It sure does seem like there a lot of gratuitous instructions out there, but I guess the manufacturers are trying to forestall any legal action! Cause you know how the American public (in particular) can be: litigous and vengeful. I bet a lot of companies have been bitten by frivolous lawsuits, so they have to over-instruct all of us.

      • I saw a beach ball bouncing around at work and noticed that it had safety warnings printed on it in English, French, Spanish, German, what looked like a Norweign language, an Arab-looking script, and three different Oriental languages, all (I guess) basically telling you that a each ball isn’t a life preserver. About one-fourth of the surface of the 18-inch diamater beach ball was covered with printing. Sheesh! - MC

This one has always bothered me too. What kind or moron finds this packet in the box that their new shoes came in and thinks: “Oh how nice! The people at Nike included a little snack with my new track shoes”?

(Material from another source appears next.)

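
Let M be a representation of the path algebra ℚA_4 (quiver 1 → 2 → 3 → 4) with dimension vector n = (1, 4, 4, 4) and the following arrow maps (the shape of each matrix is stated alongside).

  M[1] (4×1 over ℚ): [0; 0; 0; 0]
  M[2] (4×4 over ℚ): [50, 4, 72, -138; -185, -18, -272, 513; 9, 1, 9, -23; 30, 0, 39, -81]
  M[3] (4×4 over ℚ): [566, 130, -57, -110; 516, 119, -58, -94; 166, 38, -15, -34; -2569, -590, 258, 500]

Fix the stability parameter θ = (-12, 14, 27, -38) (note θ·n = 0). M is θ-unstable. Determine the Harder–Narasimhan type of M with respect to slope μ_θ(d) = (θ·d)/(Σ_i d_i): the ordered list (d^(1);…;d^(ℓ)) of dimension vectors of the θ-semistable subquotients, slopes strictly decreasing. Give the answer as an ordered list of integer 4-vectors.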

“What kind or moron finds this packet in the box that their new shoes came in and thinks: ‘Oh how nice! The people at Nike included a little snack with my new track shoes’?”

But these packets do get taken OUT OF THE BOX and left on the table when you take the merchandise out of the box. And when you throw the box and the wrapping paper away, one or two may be left sitting on the table with no context of having been packing materials. It doesn’t take a moron, or even a person of slightly-less-than-average intelligence, to mistake a white packet filled with white crystals sitting on the kitchen table (what, you’ve NEVER opened boxes from the store at the kitchen table?!) for a leftover salt packet from a takeout joint.

Hey, John! No fair introducing logic here! This is IMHO, not GD! :slight_smile:

OpalCat wrote:

I agree. And they’re incomplete:

“Lather. Rinse. Repeat.”

It’s an infnite loop! They don’t tell you when to stop.